Tangible assets include land, buildings, machinery, furniture, etc. Alternatively, intangible assets include goodwill, patents, copyrights, etc.
Real accounts do not close at the end of the fiscal year, unlike nominal accounts. Instead, it is carried over to the subsequent year. Additionally, the balance sheet of the corporation includes a real account.
Now that you are aware of the various types of accounts, let’s explore how they relate to the golden rules of accounting.
Golden Rules of Accounting
- Debit The Receiver, Credit The Giver
Personal accounts fall under the umbrella of this principle. A person must be given credit in the books of accounts when they donate something to the company since it counts as input. The converse of this is also true, which is why the receiver needs to be debited.
- Debit What Comes In, Credit What Goes Out
This rule is applied in the case of real accounts. Real accounts involve things like buildings, land, and machinery. By default, they have a debit balance. Therefore, when you debit what is received, you are increasing the balance of the account. Similar to crediting what comes in, when a tangible asset leaves the company, the account balance is decreased.
- Debit All Expenses And Losses, Credit All Incomes And Gains
This rule is applied when the account in question is a nominal account. The company’s capital is a liability. As a result, there is a default credit balance. Capital is increased when all gains and losses are credited and decreased when losses and expenses are debited.

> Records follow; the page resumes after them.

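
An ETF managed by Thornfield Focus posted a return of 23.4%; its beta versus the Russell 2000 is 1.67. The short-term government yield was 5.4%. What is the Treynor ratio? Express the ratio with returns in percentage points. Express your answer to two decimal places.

10.78

Treynor = (Rp − Rf) / β = (23.4% − 5.4%) / 1.67 = 18.00 / 1.67 = 10.7784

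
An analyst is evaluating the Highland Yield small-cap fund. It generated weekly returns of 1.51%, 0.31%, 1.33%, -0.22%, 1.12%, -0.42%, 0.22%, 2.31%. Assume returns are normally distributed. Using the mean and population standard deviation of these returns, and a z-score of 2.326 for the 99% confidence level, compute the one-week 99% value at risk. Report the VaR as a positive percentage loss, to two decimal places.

1.29

r̄ = (1.51 + 0.31 + 1.33 − 0.22 + 1.12 − 0.42 + 0.22 + 2.31) / 8 = 0.7700%
Population σ = √[Σ(r − r̄)² / 8] = √[6.2656 / 8] = √0.7832 = 0.8850%
VaR = −(r̄ − z·σ) = −(0.7700 − 2.326 × 0.8850) = −(-1.2885) = 1.2885%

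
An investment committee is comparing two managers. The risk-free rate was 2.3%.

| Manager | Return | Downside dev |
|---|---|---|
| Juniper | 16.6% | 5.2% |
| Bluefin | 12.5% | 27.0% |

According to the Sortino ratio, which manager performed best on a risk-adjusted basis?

Juniper: Sortino ratio = (16.6% − 2.3%) / 5.2% = 2.750
Bluefin: Sortino ratio = (12.5% − 2.3%) / 27.0% = 0.378
Highest: Juniper (2.750).

Juniper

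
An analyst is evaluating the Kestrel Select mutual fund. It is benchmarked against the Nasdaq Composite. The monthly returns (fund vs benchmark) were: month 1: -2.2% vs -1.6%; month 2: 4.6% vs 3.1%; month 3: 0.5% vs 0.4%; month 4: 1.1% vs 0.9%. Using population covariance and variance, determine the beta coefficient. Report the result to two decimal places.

r̄p = 1.0000%,  r̄m = 0.7000%
Cov = Σ(rp − r̄p)(rm − r̄m) / 4 = 4.0425
Var(rm) = Σ(rm − r̄m)² / 4 = 2.7950
β = Cov / Var = 4.0425 / 2.7950 = 1.4463

1.45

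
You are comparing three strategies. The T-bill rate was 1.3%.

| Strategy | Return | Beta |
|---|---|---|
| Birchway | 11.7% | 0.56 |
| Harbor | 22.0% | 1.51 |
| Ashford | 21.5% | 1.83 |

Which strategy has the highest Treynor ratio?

Birchway

Birchway: Treynor = (11.7% − 1.3%) / 0.56 = 18.571
Harbor: Treynor = (22.0% − 1.3%) / 1.51 = 13.709
Ashford: Treynor = (21.5% − 1.3%) / 1.83 = 11.038
Highest: Birchway (18.571).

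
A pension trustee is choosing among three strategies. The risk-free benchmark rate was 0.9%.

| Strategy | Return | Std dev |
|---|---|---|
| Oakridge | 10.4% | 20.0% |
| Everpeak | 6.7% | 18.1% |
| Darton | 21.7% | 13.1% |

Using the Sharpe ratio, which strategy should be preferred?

Oakridge: Sharpe ratio = (10.4% − 0.9%) / 20.0% = 0.475
Everpeak: Sharpe ratio = (6.7% − 0.9%) / 18.1% = 0.320
Darton: Sharpe ratio = (21.7% − 0.9%) / 13.1% = 1.588
Highest: Darton (1.588).

Darton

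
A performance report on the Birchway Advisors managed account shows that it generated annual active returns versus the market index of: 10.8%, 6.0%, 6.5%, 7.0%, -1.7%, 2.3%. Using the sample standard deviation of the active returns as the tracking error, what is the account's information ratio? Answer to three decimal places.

r̄ = (10.8 + 6 + 6.5 + 7 − 1.7 + 2.3) / 6 = 5.1500%
Σ(r − r̄)² = (10.8 − 5.1500)² + (6 − 5.1500)² + (6.5 − 5.1500)² + … = 92.9350
σ = √[92.9350 / 5] = 4.3113%
IR = r̄ / tracking error = 5.1500 / 4.3113 = 1.1945

1.195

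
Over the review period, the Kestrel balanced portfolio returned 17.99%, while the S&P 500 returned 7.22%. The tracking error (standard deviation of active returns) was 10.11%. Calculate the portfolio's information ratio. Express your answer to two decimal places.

1.07

IR = (Rp − Rb) / TE = (17.99% − 7.22%) / 10.11% = 10.77% / 10.11% = 1.0653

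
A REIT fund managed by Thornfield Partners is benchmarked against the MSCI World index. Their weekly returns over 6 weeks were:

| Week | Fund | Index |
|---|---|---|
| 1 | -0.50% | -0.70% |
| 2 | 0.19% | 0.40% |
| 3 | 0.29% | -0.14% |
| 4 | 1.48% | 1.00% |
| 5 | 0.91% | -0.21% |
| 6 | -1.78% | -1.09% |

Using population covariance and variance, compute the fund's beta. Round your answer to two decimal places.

r̄p = 0.0983%,  r̄m = -0.1233%
Cov = Σ(rp − r̄p)(rm − r̄m) / 6 = 0.6145
Var(rm) = Σ(rm − r̄m)² / 6 = 0.4684
β = Cov / Var = 0.6145 / 0.4684 = 1.3119

1.31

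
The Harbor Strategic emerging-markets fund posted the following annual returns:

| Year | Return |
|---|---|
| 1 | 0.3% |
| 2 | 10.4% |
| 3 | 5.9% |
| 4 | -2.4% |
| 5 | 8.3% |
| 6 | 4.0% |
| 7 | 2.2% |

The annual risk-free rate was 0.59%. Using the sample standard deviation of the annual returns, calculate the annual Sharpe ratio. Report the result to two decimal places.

0.78

r̄ = (0.3 + 10.4 + 5.9 − 2.4 + 8.3 + 4 + 2.2) / 7 = 28.70 / 7 = 4.1000%
Sample σ = √[Σ(r − r̄)² / 6] = √[120.8800 / 6] = √20.1467 = 4.4885%
Sharpe = (r̄ − rf) / σ = (4.1000 − 0.59) / 4.4885 = 3.5100 / 4.4885 = 0.7820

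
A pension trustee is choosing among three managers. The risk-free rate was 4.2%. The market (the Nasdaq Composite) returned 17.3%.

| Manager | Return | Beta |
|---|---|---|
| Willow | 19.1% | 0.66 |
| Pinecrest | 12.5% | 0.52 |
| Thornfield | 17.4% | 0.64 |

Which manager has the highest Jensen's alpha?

Willow: α = 19.1% − [4.2% + 0.66 × (17.3% − 4.2%)] = 6.254
Pinecrest: α = 12.5% − [4.2% + 0.52 × (17.3% − 4.2%)] = 1.488
Thornfield: α = 17.4% − [4.2% + 0.64 × (17.3% − 4.2%)] = 4.816
Highest: Willow (6.254).

Willow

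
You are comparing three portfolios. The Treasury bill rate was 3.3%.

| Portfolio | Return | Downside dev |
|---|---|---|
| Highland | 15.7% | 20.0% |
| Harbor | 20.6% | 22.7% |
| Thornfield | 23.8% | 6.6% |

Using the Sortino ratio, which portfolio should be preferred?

Highland: Sortino ratio = (15.7% − 3.3%) / 20.0% = 0.620
Harbor: Sortino ratio = (20.6% − 3.3%) / 22.7% = 0.762
Thornfield: Sortino ratio = (23.8% − 3.3%) / 6.6% = 3.106
Highest: Thornfield (3.106).

Thornfield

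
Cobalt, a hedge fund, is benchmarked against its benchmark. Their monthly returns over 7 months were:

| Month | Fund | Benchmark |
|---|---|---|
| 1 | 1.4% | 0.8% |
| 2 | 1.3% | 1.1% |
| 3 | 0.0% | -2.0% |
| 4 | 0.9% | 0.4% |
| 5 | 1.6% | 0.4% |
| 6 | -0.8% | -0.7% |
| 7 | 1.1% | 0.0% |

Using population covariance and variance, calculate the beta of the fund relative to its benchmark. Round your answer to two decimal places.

0.62

r̄p = 0.7857%,  r̄m = 0.0000%
Cov = Σ(rp − r̄p)(rm − r̄m) / 7 = 0.5871
Var(rm) = Σ(rm − r̄m)² / 7 = 0.9514
β = Cov / Var = 0.5871 / 0.9514 = 0.6171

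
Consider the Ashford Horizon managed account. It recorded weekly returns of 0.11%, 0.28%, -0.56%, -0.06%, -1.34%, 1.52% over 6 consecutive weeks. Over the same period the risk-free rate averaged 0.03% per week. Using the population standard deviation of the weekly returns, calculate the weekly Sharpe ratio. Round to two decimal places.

-0.04

r̄ = (0.11 + 0.28 − 0.56 − 0.06 − 1.34 + 1.52) / 6 = -0.0083%
Σ(r − r̄)² = (0.11 − (-0.0083))² + (0.28 − (-0.0083))² + … = 4.5133
σ = √[4.5133 / 6] = 0.8673%
Sharpe = (r̄ − rf) / σ = (-0.0083 − 0.03) / 0.8673 = -0.0383 / 0.8673 = -0.0442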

Benefits of the Golden Rules of Accounting
Following the golden rules of accounting has these benefits:
- Proper maintenance of business records
- Comparing financial results
- Calculating the valuation of a business
- Helps in budgeting as well as future projections
- Evidence during legal cases
- Assists in tax-related matters
- Helps comply with regulatory authorities
When it comes to complying with regulatory authorities, proper accounting is of the utmost importance. Any organization will struggle to attain regulatory compliance without solid accounting practices.
Now that you have a clear idea of the golden rules of accounting, you know which type of transaction belongs under which specific account. Consequently, the journal entries for financial transactions must be correct and appropriate.